そうは言ったがマイットは実際には驚いた様子は無かった。

「偉大な魔法使いで占い師で予言者と言うのは間違っていないみたいだね」

テテは姿を現していなかっただけで、ラテアとの会話は聞いていたようだった。

「別に自分から名乗っている訳ではないよ。まあ、否定はしないが」

「何が目的なんだい?」

「目的?難しい事を言う子だね。私はただ困っている子を助けようと思っただけだよ」

「でも、ここに来るように仕向けただろ」

「それは誤解だな」

「誤解?」

「そう、私はここに君たちが来ることを知った。そして、君たちの困りごとに気づいた。だから、手助けしようと思っただけだよ」

「どういう事ですか?」

話にだんだんついていけなくなっていたリラが尋ねた。

「私は占い師で予言者だからね。君たちがここに来る事は分かっていたよ。あのパスの村の男、ダイタの代わりに来ることはね。でも、あの男が魔物に襲われたのは私のせいではないし、怪我をしたのも私のせいでもない。

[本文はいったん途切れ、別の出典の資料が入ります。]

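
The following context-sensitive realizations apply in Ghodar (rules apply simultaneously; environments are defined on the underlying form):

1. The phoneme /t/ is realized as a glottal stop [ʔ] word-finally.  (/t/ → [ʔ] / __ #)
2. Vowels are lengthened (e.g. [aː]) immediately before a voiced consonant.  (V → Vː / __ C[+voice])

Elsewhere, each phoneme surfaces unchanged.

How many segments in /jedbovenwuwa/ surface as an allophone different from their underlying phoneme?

Segments that undergo a rule: /e/ → [eː] (rule 2); /o/ → [oː] (rule 2); /e/ → [eː] (rule 2); /u/ → [uː] (rule 2).
All other segments surface unchanged.

4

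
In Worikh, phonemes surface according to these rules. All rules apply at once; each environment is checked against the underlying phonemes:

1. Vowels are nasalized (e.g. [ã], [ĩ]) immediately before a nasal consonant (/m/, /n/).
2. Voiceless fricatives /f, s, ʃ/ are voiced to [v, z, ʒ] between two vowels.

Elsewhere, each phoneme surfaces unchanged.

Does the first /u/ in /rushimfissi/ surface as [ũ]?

No

/u/ (between /r/ and /s/) is in the target of rule 1 but the environment (before a nasal consonant) is not met → [u].
The actual realization is [u], not [ũ].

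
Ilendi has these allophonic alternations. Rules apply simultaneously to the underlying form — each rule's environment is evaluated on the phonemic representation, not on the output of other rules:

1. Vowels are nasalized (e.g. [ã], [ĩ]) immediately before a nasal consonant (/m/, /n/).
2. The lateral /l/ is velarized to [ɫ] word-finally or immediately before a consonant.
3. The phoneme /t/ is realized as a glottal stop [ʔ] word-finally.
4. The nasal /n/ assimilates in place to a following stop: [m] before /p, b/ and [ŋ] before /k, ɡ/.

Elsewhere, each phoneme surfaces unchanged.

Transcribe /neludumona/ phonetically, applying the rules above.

/n/ — word-initial; rule 4 does not apply here → [n].
/e/ — between /n/ and /l/; rule 1 does not apply here → [e].
/l/ (between /e/ and /u/) is in the target of rule 2 but the environment (word-finally or immediately before a consonant) is not met → [l].
/u/ (between /l/ and /d/): rule 1 targets it, but not before a nasal consonant → unchanged [u].
/u/ — between /d/ and /m/, before a nasal consonant — surfaces as [ũ] (rule 1).
Rule 1 applies to /o/ (between /m/ and /n/: before a nasal consonant) → [õ].
/n/ (between /o/ and /a/): rule 4 targets it, but not before a labial or velar stop → unchanged [n].
/a/ — word-final; rule 1 does not apply here → [a].

[neludũmõna]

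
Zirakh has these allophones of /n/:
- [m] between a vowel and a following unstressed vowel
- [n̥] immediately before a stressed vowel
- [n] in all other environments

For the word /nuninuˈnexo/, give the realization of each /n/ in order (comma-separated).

[n], [m], [m], [n̥]

Occurrence 1 (position 1): no conditioning environment matches → elsewhere allophone [n].
Occurrence 2 (position 3): between a vowel and a following unstressed vowel → [m].
Occurrence 3 (position 5): between a vowel and a following unstressed vowel → [m].
Occurrence 4 (position 7): immediately before a stressed vowel → [n̥].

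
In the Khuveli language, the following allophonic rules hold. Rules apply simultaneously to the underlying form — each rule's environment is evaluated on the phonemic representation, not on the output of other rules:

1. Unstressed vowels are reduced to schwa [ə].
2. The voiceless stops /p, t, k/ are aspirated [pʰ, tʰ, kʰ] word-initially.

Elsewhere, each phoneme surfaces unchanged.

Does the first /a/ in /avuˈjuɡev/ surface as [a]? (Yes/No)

/a/ (word-initial): in an unstressed syllable, so rule 1 applies → [ə].
The actual realization is [ə], not [a].

No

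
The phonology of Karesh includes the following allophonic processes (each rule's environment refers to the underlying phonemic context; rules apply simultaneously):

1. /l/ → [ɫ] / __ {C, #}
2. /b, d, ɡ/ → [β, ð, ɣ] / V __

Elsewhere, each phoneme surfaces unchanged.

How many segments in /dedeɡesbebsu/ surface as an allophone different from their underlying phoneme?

3

Segments that undergo a rule: /d/ → [ð] (rule 2); /ɡ/ → [ɣ] (rule 2); /b/ → [β] (rule 2).
All other segments surface unchanged.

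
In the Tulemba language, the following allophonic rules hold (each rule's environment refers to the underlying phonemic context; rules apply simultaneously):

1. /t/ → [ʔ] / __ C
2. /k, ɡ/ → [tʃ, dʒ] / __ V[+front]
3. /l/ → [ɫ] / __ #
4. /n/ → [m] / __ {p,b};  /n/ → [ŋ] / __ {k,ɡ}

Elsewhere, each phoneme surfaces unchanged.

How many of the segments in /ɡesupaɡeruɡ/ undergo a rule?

2

Segments that undergo a rule: /ɡ/ → [dʒ] (rule 2); /ɡ/ → [dʒ] (rule 2).
All other segments surface unchanged.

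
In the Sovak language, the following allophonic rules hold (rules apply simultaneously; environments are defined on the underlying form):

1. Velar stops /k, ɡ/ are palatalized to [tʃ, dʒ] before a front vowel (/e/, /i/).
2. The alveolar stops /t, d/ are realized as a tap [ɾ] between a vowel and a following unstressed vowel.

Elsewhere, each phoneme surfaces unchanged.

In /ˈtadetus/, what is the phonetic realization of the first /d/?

/d/ (between /a/ and /e/) occurs between a vowel and a following unstressed vowel → [ɾ] by rule 2.

[ɾ]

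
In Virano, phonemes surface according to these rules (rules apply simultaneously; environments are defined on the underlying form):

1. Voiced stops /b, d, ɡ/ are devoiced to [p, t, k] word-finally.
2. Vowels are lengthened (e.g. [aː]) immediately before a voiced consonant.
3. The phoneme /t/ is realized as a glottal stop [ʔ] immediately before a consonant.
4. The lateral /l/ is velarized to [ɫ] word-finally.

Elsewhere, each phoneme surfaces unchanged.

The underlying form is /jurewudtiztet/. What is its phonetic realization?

/j/ stays [j].
/u/ meets the environment for rule 2 (before a voiced consonant) → [uː].
/r/ (between /u/ and /e/) is unaffected → [r].
/e/ (between /r/ and /w/): before a voiced consonant, so rule 2 applies → [eː].
/w/ (between /e/ and /u/): no rule targets it → [w].
Rule 2 applies to /u/ (between /w/ and /d/: before a voiced consonant) → [uː].
/d/ (between /u/ and /t/) is in the target of rule 1 but the environment (word-finally) is not met → [d].
/t/ (between /d/ and /i/) fails the environment for rule 3, so it stays [t].
Rule 2 applies to /i/ (between /t/ and /z/: before a voiced consonant) → [iː].
/z/ — not in any rule's target class → [z].
/t/ — between /z/ and /e/; rule 3 does not apply here → [t].
/e/ — between /t/ and /t/; rule 2 does not apply here → [e].
/t/ — word-final; rule 3 does not apply here → [t].

[juːreːwuːdtiːztet]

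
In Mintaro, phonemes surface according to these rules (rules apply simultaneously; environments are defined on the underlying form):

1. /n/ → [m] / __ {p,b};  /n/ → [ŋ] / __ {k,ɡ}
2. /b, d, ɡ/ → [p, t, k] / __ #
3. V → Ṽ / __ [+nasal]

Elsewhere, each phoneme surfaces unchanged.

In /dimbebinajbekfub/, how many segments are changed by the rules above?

Segments that undergo a rule: /i/ → [ĩ] (rule 3); /i/ → [ĩ] (rule 3); /b/ → [p] (rule 2).
All other segments surface unchanged.

3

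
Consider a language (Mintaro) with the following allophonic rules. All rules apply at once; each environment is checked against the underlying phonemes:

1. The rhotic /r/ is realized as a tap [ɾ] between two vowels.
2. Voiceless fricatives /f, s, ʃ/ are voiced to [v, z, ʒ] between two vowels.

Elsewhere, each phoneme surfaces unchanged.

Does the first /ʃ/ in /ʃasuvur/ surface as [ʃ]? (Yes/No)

Yes

/ʃ/ (word-initial) is in the target of rule 2 but the environment (between two vowels) is not met → [ʃ].
The actual realization is [ʃ], which matches [ʃ].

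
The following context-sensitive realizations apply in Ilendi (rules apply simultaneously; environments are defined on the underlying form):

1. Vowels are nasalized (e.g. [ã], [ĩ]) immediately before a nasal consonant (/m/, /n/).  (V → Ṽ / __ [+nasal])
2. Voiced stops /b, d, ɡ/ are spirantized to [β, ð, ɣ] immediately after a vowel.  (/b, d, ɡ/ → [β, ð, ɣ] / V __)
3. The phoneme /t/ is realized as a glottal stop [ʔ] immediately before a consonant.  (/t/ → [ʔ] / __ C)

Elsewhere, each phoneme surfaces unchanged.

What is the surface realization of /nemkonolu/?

/n/ (word-initial) is unaffected → [n].
Rule 1 applies to /e/ (between /n/ and /m/: before a nasal consonant) → [ẽ].
/m/ — not in any rule's target class → [m].
/k/ (between /m/ and /o/) is unaffected → [k].
/o/ meets the environment for rule 1 (before a nasal consonant) → [õ].
/n/ (between /o/ and /o/) is unaffected → [n].
/o/ (between /n/ and /l/) is in the target of rule 1 but the environment (before a nasal consonant) is not met → [o].
/l/ (between /o/ and /u/) is unaffected → [l].
/u/ (word-final) fails the environment for rule 1, so it stays [u].

[nẽmkõnolu]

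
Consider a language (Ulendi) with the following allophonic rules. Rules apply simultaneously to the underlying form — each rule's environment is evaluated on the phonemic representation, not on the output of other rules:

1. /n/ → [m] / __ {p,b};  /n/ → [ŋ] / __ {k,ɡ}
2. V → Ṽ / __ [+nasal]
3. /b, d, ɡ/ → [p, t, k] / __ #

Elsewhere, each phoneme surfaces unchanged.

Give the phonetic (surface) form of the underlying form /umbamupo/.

Rule 2 applies to /u/ (word-initial: before a nasal consonant) → [ũ].
/m/ — not in any rule's target class → [m].
/b/ (between /m/ and /a/): rule 3 targets it, but not word-finally → unchanged [b].
Rule 2 applies to /a/ (between /b/ and /m/: before a nasal consonant) → [ã].
/m/ (between /a/ and /u/) is unaffected → [m].
/u/ — between /m/ and /p/; rule 2 does not apply here → [u].
/p/ stays [p].
/o/ (word-final) fails the environment for rule 2, so it stays [o].

[ũmbãmupo]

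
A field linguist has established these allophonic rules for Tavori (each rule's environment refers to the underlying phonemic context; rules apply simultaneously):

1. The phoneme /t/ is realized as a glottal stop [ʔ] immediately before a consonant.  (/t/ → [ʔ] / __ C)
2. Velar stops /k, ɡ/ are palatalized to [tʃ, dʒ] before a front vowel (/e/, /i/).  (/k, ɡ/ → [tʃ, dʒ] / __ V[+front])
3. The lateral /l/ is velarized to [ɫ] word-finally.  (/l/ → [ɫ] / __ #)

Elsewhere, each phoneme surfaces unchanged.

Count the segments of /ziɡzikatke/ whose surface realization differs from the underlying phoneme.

2

Segments that undergo a rule: /t/ → [ʔ] (rule 1); /k/ → [tʃ] (rule 2).
All other segments surface unchanged.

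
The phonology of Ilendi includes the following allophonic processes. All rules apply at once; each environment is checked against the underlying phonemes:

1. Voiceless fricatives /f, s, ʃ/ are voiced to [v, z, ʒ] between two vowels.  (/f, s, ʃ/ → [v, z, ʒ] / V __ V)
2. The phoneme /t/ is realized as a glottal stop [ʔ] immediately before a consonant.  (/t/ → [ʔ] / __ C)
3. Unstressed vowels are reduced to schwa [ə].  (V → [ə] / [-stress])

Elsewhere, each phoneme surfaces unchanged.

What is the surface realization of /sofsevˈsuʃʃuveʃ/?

/s/ (word-initial): rule 1 targets it, but not between two vowels → unchanged [s].
/o/ — between /s/ and /f/, in an unstressed syllable — surfaces as [ə] (rule 3).
/f/ (between /o/ and /s/): rule 1 targets it, but not between two vowels → unchanged [f].
/s/ (between /f/ and /e/): rule 1 targets it, but not between two vowels → unchanged [s].
/e/ (between /s/ and /v/) occurs in an unstressed syllable → [ə] by rule 3.
/v/ stays [v].
/s/ (between /v/ and /u/) is in the target of rule 1 but the environment (between two vowels) is not met → [s].
/u/ — between /s/ and /ʃ/; rule 3 does not apply here → [u].
/ʃ/ (between /u/ and /ʃ/) is in the target of rule 1 but the environment (between two vowels) is not met → [ʃ].
/ʃ/ — between /ʃ/ and /u/; rule 1 does not apply here → [ʃ].
/u/ meets the environment for rule 3 (in an unstressed syllable) → [ə].
/v/ (between /u/ and /e/): no rule targets it → [v].
/e/ — between /v/ and /ʃ/, in an unstressed syllable — surfaces as [ə] (rule 3).
/ʃ/ (word-final) fails the environment for rule 1, so it stays [ʃ].

[səfsəvˈsuʃʃəvəʃ]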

ただ、少し利用はさせてもらったよ」

「それがあの荷物?」

「まあ、そうだね。元々は違う物だったけど、君たちが来る事になったから、あれを頼んだんだ。丁度、今日で良かったよ。月見の水が手に入る日と言うのも限られているからね」

何だか全てはマイットの思い通りに進んでいたようで、あまり良い気分では無いとサントは思った。